Calculating Input impedance of a CC amplifier

[brainbaby]

TL;DR

comparing input impedance calculated manually and via ltspice

Hi friends,

Here is a CC amplifier
The objective is to calculate its input impedance.
Two ways are employed.
*calculating input impedance using series resistor method (manual method) (refer first two attachment)
V1 = 1mV = 0.001 V
V2 = 656.4129mV = 0.6564129 V
R = 1K
Iin = 343.83207µA = 0.0003438 A
Zin = R / V1/V2 -1
Zin = 1001.5257 Ohm (input impedance)

The value on Zin found out by series resistor method is 1001.5257 Ω at 10khz
But Zin calculated via plot method (ltspice) i.e Vtest/ Itest is 1909.066 Ω at 10khz for reference

My query is that both the method should yield the same value for Zin.
Why do the Zin values calculated by both methods differ?

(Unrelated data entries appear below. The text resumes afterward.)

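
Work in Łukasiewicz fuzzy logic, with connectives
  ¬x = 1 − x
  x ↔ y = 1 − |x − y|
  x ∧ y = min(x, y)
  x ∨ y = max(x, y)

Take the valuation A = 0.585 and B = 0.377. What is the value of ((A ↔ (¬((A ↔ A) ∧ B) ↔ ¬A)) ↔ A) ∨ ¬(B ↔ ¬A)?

A ↔ A = 1 − |0.585 − 0.585| = 1 − 0.000 = 1.000
(A ↔ A) ∧ B = min(1.000, 0.377) = 0.377
¬((A ↔ A) ∧ B) = 1 − 0.377 = 0.623
¬A = 1 − 0.585 = 0.415
¬((A ↔ A) ∧ B) ↔ ¬A = 1 − |0.623 − 0.415| = 1 − 0.208 = 0.792
A ↔ (¬((A ↔ A) ∧ B) ↔ ¬A) = 1 − |0.585 − 0.792| = 1 − 0.207 = 0.793
(A ↔ (¬((A ↔ A) ∧ B) ↔ ¬A)) ↔ A = 1 − |0.793 − 0.585| = 1 − 0.208 = 0.792
B ↔ ¬A = 1 − |0.377 − 0.415| = 1 − 0.038 = 0.962
¬(B ↔ ¬A) = 1 − 0.962 = 0.038
((A ↔ (¬((A ↔ A) ∧ B) ↔ ¬A)) ↔ A) ∨ ¬(B ↔ ¬A) = max(0.792, 0.038) = 0.792

0.792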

fig- input impedance via Vtest/ Itest (ltspice plot method)

Note: attached are two .asc files which represent the calculation of input impedance using series resistor manual method & plot method i.e Vtest/ I test.


Thanks

 

[Baluncore]

Judging by your power supply polarity, I think the 2N3906 in your files.asc.txt need to be inverted.
Ctrl R twice, followed by ctrl E.
Let us know if that does not make a difference.

 

[brainbaby]

Judging by your power supply polarity, I think the 2N3906 in your files.asc.txt need to be inverted.
Ctrl R twice, followed by ctrl E.

Inverting 2N3906 yield input impedance way out of proportion to 8kΩ
however, inverting the power supply brings the value of input impedance down to 1030Ω or 1.03kΩ around 10khz which seems very much reasonable near to my calculated value of 1001 Ω. Isn't?

 

[Tom.G]

B..B..B..But the OP specified a Common Collector ckt. (Emitter Follower), it is now a Common Emitter ckt.

The original ckt was using the transistor in 'inverted' (? 'inverse') mode, swapping the Emitter and Collector. They can operate that way, but not very well.

No wonder the results were confusing.

 

[Baluncore]

Your first figure shows a common emitter with a crazy bias network, not a CC amplifier.

Your second figure looks better.

I get Zin = 7.1093266 k ohm, no matter how I do it.
Plot "1k0*V(V2)/V(v1,v2)" or "V(V2)/I(Rs)" to get identical results.

Don't forget that the voltages and currents are vectors. You must allow for phase if you do the computation from the magnitude only.

 

[Baluncore]

Here are my LTspice .asc and .plt files.

 

[Baluncore]

If I assume frequency = 10 kHz, and the 2N3906 beta is 200, then compute complex impedance as I work my way from right to left across the ladder diagram, I get; Zin = 7127.45 ohms.
That compares well with LTspice Zin = 7109.3266 ohms.

 

[brainbaby]

1k0*V(V2)/V(v1,v2)

I didn't comprehend this. what does 1k0 signify here?

 

[Baluncore]

The current i, through the 1k0 resistor drops a voltage = i * 1000 = V(V1,V2).
We must divide the V(V1,V2) by 1000 = 1k0 to scale Zin.
Since it is inverse we multiply.

Here is the impedance at 10 kHz, with beta = 193.1

  Impedance       Resistance     Reactance
 Initial RL   (  +1000.000000    +0.000000 j ) ohms
 Series C1    (  +1000.000000    -1.591549 j ) ohms
 Parallel R3  (   +500.000317    -0.397887 j ) ohms
 Beta = 193.1 ( +96550.061141   -76.832000 j ) ohms
 Parallel R1  ( +24593.986082    -4.985338 j ) ohms
 Parallel R2  (  +7109.324214    -0.416575 j ) ohms
 Series C2    (  +7109.324214   -16.332069 j ) ohms
 Magnitude Zin = +7109.342973 ohms
 LTspice   Zin =  7109.3266 ohms

 

[The Electrician]

I didn't comprehend this. what does 1k0 signify here?

1k0 is 1000 ohms. Have a look at: https://en.wikipedia.org/wiki/Common_collector

For a sanity check calculation using figure 3 of the wiki page we have Rin = β*RE for the transistor and RE alone.

Your circuit has R3 = 1000 ohms (1k0) in parallel with RL = 1000 ohms; that gives RE = 500 ohms for the load on the emitter. From that using Rin = β*RE with β ~ 200, we get Rin = 100000 ohms at the base. But the two resistors of the bias network are in parallel with that, so finally Zin of the total circuit is given by
Zin = R1 || R2 || β*RE which is approximately 7127 ohms.